What do you do that makes your students happy to be in your class?  This question, in one form or another, has been cropping up a lot lately.  At first, I smugly thought of the jokes I make when I teach, the excitement I try to put into my voice, the happy smile I greet my students with in the morning and felt like I do a great job.

However, while I was out running, I did more thinking about this.  Running can be a very humbling experience.  You’re out there with nothing but your thoughts for mile after mile.  It’s hard not to be faced with uncomfortable truths out there on the lonely road.  So, anyway, as I was trudging along, it occurred to me that even though I try to be entertaining, my students probably don’t look forward to my class.  They probably don’t wake up in the morning, excited at the thought of another day learning how to find the main idea in a passage, or identify the transitive verbs in a sentence, or bubble in multiple choice answers related to vocabulary they are forced to learn.

Next, of course, I tried to convince myself that it’s “not my fault”.  It’s the curriculum I’m forced to teach.  We are currently following a very scripted curriculum, which involves a lot of repetition.  However, that seems like kind of a cop out.  That’s the easy road to take – blame factors outside your control.

It’s a sad day when you realize your students dread sitting in your classroom.  So, as my feet continued to pound the pavement, I considered the question as honestly as I could.  Unfortunately, I didn’t come up with the perfect solution.  However, I did  decide to address what I could control.  So, here are the ideas I’ve come up with, which I plan to implement immediately:

1) I will encourage more talking to each other.  While I do some of this, a lot of the textbook is me, standing up lecturing.  I am going to make a point of having the kids talk to each other, then share their ideas.

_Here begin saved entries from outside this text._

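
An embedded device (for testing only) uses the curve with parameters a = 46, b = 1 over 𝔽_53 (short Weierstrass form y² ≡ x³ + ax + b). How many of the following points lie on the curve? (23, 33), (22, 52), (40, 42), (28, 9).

3

(23, 33): 33² ≡ 29, rhs ≡ 29 → on.
(22, 52): 52² ≡ 1, rhs ≡ 1 → on.
(40, 42): 42² ≡ 15, rhs ≡ 15 → on.
(28, 9): 9² ≡ 28, rhs ≡ 27 → off.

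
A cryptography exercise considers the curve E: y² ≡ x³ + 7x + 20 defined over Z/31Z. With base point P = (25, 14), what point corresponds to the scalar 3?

Repeated addition: build up to 3P.
2P: tangent at (25, 14): λ = (3·25² + 7)/(2·14) ≡ 22/28. 28⁻¹ ≡ 10 (mod 31), so λ ≡ 22·10 ≡ 3.
  x = λ² - 25 - 25 = 9 - 50 ≡ 21; y = λ·(25 - 21) - 14 ≡ 29. → (21, 29)
3P: (21, 29) + (25, 14). λ = (14 - 29)/(25 - 21) ≡ 16/4 mod 31. 4⁻¹ ≡ 8 (mod 31) since 4·8 = 32 ≡ 1, so λ ≡ 4.
  x = λ² - 21 - 25 = 16 - 46 ≡ 1; y = λ·(21 - 1) - 29 ≡ 20. → (1, 20)

(1, 20)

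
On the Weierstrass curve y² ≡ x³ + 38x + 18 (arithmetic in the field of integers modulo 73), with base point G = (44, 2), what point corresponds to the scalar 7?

Double-and-add on 7 = (111)₂. Start with G = (44, 2) for the leading 1-bit.
double: tangent at (44, 2): λ = (3·44² + 38)/(2·2) ≡ 6/4. 4⁻¹ ≡ 55 (mod 73) since 4·55 = 220 ≡ 1, so λ ≡ 6·55 ≡ 38.
  x = λ² - 44 - 44 = 1444 - 88 ≡ 42; y = λ·(44 - 42) - 2 ≡ 1. → (42, 1)
add G: (42, 1) + (44, 2). λ = (2 - 1)/(44 - 42) ≡ 1/2 mod 73. 2⁻¹ ≡ 37 (mod 73), so λ ≡ 37.
  x = λ² - 42 - 44 = 1369 - 86 ≡ 42; y = λ·(42 - 42) - 1 ≡ 72. → (42, 72)
double: tangent at (42, 72): λ = (3·42² + 38)/(2·72) ≡ 1/71. 71⁻¹ ≡ 36 (mod 73) since 71·36 = 2556 ≡ 1, so λ ≡ 1·36 ≡ 36.
  x = λ² - 42 - 42 = 1296 - 84 ≡ 44; y = λ·(42 - 44) - 72 ≡ 2. → (44, 2)
add G: tangent at (44, 2): λ = (3·44² + 38)/(2·2) ≡ 6/4. 4⁻¹ ≡ 55 (mod 73), so λ ≡ 6·55 ≡ 38.
  x = λ² - 44 - 44 = 1444 - 88 ≡ 42; y = λ·(44 - 42) - 2 ≡ 1. → (42, 1)

(42, 1)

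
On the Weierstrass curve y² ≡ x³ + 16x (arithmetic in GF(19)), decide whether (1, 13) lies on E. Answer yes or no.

yes

y² = 13² ≡ 17; x³ + 16x + 0 = 17 ≡ 17 (mod 19). 17 = 17.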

2) I will have great ideas written on the board.  Often, a student comes up with something really wonderful.  In the past, I would comment on what a great thought that was, then move on.  Now, my plan is to have the student write that thought on the board (or on the window – that seems like a fun thing!)  I will share this plan with my class, so they can help me spot the “great ideas”.

3) As the weather warms, I’ll look for times we can hold class outside.  Even if it’s just for the last half hour as they work on grammar and writing, getting outside is always enjoyable.

4) I will ask my students for ideas.  This is the best idea yet.  My students ALWAYS have better ideas than I do.  So, I’ll go to the experts.  I’m sure they’ve spent a lot of time thinking about how they wish class would go.  Maybe they will share some of those thoughts with me.

So, now I put this question to you (be hones!): What do you do that makes your students happy to be in your class?